Photo by Lisa Abitbol
Professor Petra Rivera-Rideau’s students may have had their semester upended, but they are finding respite in the upbeat rhythms of reggaeton, bachata, and merengue.
Latina/o Popular Music and Identity (AMST 217) isn’t all dance party, though—students are using music to examine serious social issues in the United States, including racism and gender inequality.
Hugely popular reggaeton, for example, started in mostly Black, working class communities in San Juan, Puerto Rico. It’s a story Rivera-Rideau, assistant professor of American studies, knows well, as the author of Remixing Reggaetón: The Cultural Politics of Race in Puerto Rico. Reggaeton was and is party music, but it also started as a vehicle for artists to talk about discrimination and police brutality. Rivera-Rideau’s class has been discussing how the genre is now criticized for abandoning Black communities in Puerto Rico and losing its political edge as it went mainstream.
Lizette Ortega ’22, who is taking the class from home in Houston, says she grew up listening to a lot of music from Latinx communities with her family. She’s a physics and peace and justice studies major but jumped at the chance to take the class. “I was really excited about someone creating space to study [Latinx music] in an academic setting,” she says.
By the second week of the class, Ortega had already deepened her understanding of the music. “I didn’t really know a lot about the beginnings of these genres,” she said. “I honestly didn’t know how much [reggaeton] did and how much it does in connecting Latinidad to Blackness.”
Rivera-Rideau changed the structure of the class to teach it in an intense seven-week term. (The semester was split into two terms during which each student takes two courses.) The course now compares the genres rather than walking through each one separately—a change she feels is helping her students grapple with bigger concepts right away.
One comparison she draws is between bachata and reggaeton. Both genres originated in predominantly Black communities, but bachata came out of the Dominican Republic decades before reggaeton developed in Puerto Rico. Both carried stereotypes of grittiness and hypersexualization, Rivera-Rideau says, while white and upper-class artists in the same genres have been seen as more respectable. Her students wrestled with why two genres from two different places in two different time periods were racialized in the same way.

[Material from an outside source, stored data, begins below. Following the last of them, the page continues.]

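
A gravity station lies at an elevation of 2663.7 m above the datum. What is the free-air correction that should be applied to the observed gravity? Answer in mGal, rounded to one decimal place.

822.0

Free-air correction = 0.3086 × 2663.7 = 822.0 mGal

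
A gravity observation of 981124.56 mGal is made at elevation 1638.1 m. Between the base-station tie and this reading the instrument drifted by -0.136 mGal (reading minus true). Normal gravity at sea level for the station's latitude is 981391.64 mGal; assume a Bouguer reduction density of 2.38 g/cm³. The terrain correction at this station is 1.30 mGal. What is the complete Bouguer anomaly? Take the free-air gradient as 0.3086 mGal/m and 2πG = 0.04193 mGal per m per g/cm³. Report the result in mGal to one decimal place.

76.4

Drift-corrected reading = 981124.56 − (-0.136) = 981124.696 mGal
Free-air correction = 0.3086 × 1638.1 = 505.52 mGal
Free-air anomaly = 981124.696 − 981391.64 + (505.52) = 238.576 mGal
Bouguer slab correction = 0.04193 × 2.38 × 1638.1 = 163.47 mGal
Simple Bouguer anomaly = 238.576 − (163.47) = 75.106 mGal
Complete Bouguer anomaly = 75.106 + 1.30 = 76.406 mGal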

The reason? “Global systems of anti-Black racism might manifest differently but are rooted in the same global problem,” Rivera-Rideau says. “I felt like the students got that faster in a way because they had that comparative approach.”

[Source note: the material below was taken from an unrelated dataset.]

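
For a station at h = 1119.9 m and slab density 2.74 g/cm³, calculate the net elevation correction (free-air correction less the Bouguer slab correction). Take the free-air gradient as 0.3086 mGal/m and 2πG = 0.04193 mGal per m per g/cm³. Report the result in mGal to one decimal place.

216.9

Combined gradient = 0.3086 − 0.04193 × 2.74 = 0.1937118 mGal/m
Combined elevation correction = 0.1937118 × 1119.9 = 216.9 mGal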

After studying race, the class is looking at popular Latinx music genres through a gender lens, and talking about how and why artists have crossed over into the so-called mainstream.

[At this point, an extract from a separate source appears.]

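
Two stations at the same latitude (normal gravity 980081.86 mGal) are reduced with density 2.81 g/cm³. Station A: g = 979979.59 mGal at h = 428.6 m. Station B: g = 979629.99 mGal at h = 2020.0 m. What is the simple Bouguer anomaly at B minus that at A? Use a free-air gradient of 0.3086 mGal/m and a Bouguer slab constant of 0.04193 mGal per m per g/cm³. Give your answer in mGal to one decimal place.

Δg_SB(A) = 979979.59 − 980081.86 + 0.3086×428.6 − 0.04193×2.81×428.6 = -20.50 mGal
Δg_SB(B) = 979629.99 − 980081.86 + 0.3086×2020.0 − 0.04193×2.81×2020.0 = -66.50 mGal
Difference = -66.50 − (-20.50) = -46.00 mGal

-46.0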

Rivera-Rideau says she was initially disappointed about having to teach online. “I love teaching in person and being with my students,” she said. But she’s managed to make the class sing anyway.
Technology has allowed for online class sessions with breakout groups, and the class stays connected asynchronously through a discussion forum. Rivera-Rideau says her students have been enthusiastic, engaged with the material, and prepared from the get-go.
The format has also opened up opportunities for her class. She’s booked three powerhouse women in the industry to connect to the class remotely: Andre Veloz, a New York bachata artist disrupting a male-dominated genre; Suzy Exposito, a music editor at Rolling Stone; and Leila Cobo, Latin industry lead for Billboard.
For music major Grey Devlin ’22, who wants to go on to study gender and music, the class is an opportunity to have important conversations about what it means for music to be racialized and gendered. “When you talk about music you have to talk about culture, race, socioeconomic status,” Devlin says. “It’s a good reflection of what’s happening in a time and place.”